Sognai l’altra notte che ritornavo a Manderley…….

Sognai l’altra notte che ritornavo a Manderley…….

Case intorno a una chiesa – di Stefania Bonanni
disegno e foto di Stefania Bonanni

Primo tempo: casa nr. 1. La vita sconosciuta .
Una casa piccina piccio’, senza acqua corrente e con i mattoni rossi lucidati da cinabrese ed olio di gomito, uno strano odore di cera e sugo, sempre in aria. Genitori bellissimi e giovani, due bambine con i vestitini ricamati , le ginocchia sempre sbucciate , le gote rosse di sole e corse.
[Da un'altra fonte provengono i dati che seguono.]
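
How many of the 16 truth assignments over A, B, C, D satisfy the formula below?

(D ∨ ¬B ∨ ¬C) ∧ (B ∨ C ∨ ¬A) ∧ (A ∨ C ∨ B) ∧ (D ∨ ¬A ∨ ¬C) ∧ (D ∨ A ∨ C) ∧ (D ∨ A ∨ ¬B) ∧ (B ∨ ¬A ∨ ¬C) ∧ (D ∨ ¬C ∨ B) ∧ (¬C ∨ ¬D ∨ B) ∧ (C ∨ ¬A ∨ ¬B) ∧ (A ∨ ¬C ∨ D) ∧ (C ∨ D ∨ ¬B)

There are 2^4 = 16 truth assignments over (A, B, C, D).
Check each against the 12 clauses (columns in the order A, B, C, D):
  F F F F  ✗ fails (A ∨ C ∨ B)
  F F F T  ✗ fails (A ∨ C ∨ B)
  F F T F  ✗ fails (D ∨ ¬C ∨ B)
  F F T T  ✗ fails (¬C ∨ ¬D ∨ B)
  F T F F  ✗ fails (D ∨ A ∨ C)
  F T F T  ✓ satisfies all
  F T T F  ✗ fails (D ∨ ¬B ∨ ¬C)
  F T T T  ✓ satisfies all
  T F F F  ✗ fails (B ∨ C ∨ ¬A)
  T F F T  ✗ fails (B ∨ C ∨ ¬A)
  T F T F  ✗ fails (D ∨ ¬A ∨ ¬C)
  T F T T  ✗ fails (B ∨ ¬A ∨ ¬C)
  T T F F  ✗ fails (C ∨ ¬A ∨ ¬B)
  T T F T  ✗ fails (C ∨ ¬A ∨ ¬B)
  T T T F  ✗ fails (D ∨ ¬B ∨ ¬C)
  T T T T  ✓ satisfies all
3 of the 16 rows are models.

3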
Una nonna che più nonna di così non sarebbe stato possibile, brontolona, saggia, sempre proverbi, detti antichi, rimedi, rosari. Fuori dall’uscio campi, fiori, prati, il fosso, il fiume a due passi. Nei prati lenzuola ad asciugare, vele bianche come pensieri, negli occhi per sempre. E bambini sempre, fuori c’erano sempre bambini. Si dormiva nel letto della nonna in tre, la nonna e le bambine. Appoggiata alla parete, sentivo battere il bambino della casa accanto, un colpo era buonanotte, due a domani, tre ho paura del buio. Un’infanzia piena di giochi, amore, famiglia e compagnia. Ho lasciato in quella casina la convinzione che sarebbe stato così sempre, non avrebbe potuto essere che così.
Casa nr. 2: il paese e le regole.
Sempre in affitto, si andò ad abitare in una casa orizzontale, con le stanze e le finestre in fila. Una casa con l’acqua corrente e la stufa a kerosene che riscaldava tutto. Si erano lasciati i grandi catini di metallo. Il bagno si faceva nella doccia, arrivò perfino la lavatrice. Le finestre in fila guardavano tutte l’Arno. Eravamo proprio nel centro del paese, esattamente sotto il campanile della Chiesa, con le campane che battevano le ore, compresi ovviamente dodici colpi a mezzogiorno, dodici a mezzanotte , più i rintocchi che annunciavano la messa, il vespro, il rosario, quelli che suonavano a morto, quelli a distesa per le feste. Accanto alla porta di casa cominciava un grande scalino dove c’era sempre qualcuno a chiacchierare, seduto su sedie portate da casa. Davanti alla porta, l’ufficio postale dove lavorava Anna ed in salita la stradina, saranno stati venti, trenta passi, che portava alla Chiesa, e che la mia nonna percorreva di corsa ogni volta che suonavano le campane. La rivedo bene, con il vestito scuro, in testa il fazzoletto da Chiesa, nero di pizzo, legato sotto il mento, le mani lungo i fianchi, strette per scongiurare un colpo di vento che alzasse la sottana, le labbra che si muovevano in silenzio per rammentare santi antichi. Aveva il suo posto in Chiesa, e quando ci sono tornata mi ha emozionato sedermi lì, quel pezzetto di panca è stato la sua casa, in quegli anni. E forse anche dopo, perché quando abbiamo cambiato casa, la nonna ha cominciato a perdersi, non trovava la strada di casa. Io ho sempre pensato che lei sia rimasta lì, nella casa sotto il campanile.
Sotto le finestre in fila, passava decine di volte al giorno il garzone del macellaio, su un motorino smarmittato che faceva un fracasso impossibile da ignorare. Guardava in su, per vedere se mi affacciavo. Mi piaceva moltissimo il macellaio, e c’erano anche molti altri “mosconi” che mi giravano intorno. Fu lì che cominciarono gli orari da rispettare, i divieti di uscire, le domande, le chiacchiere delle donnine che sempre ti avevano vista parlare con tizio, poi con Caio. E io parlavo, e ridevo, rimasi molto male quando il babbo cominciò a chiudersi dietro la porta di casa, con le mandate. Lui lavorava di notte e sbarrava tutto appena dopo cena, mentre fuori c’erano tutti i ragazzi e le ragazze del paese, che ci chiamavano da sotto le finestre. Poi venne anche l’amore, ma non cambiò l’abitudine di passare le giornate sul piazzale della Chiesa a giocare, parlare, cantare, sognare, e sempre tutti insieme, con quel fidanzatino, e Paolo che mi guardava da lontano, e gli scherzi, ed il grande affetto tra di noi, ancora. Ho lasciato in quella casa l’estate senza ombre.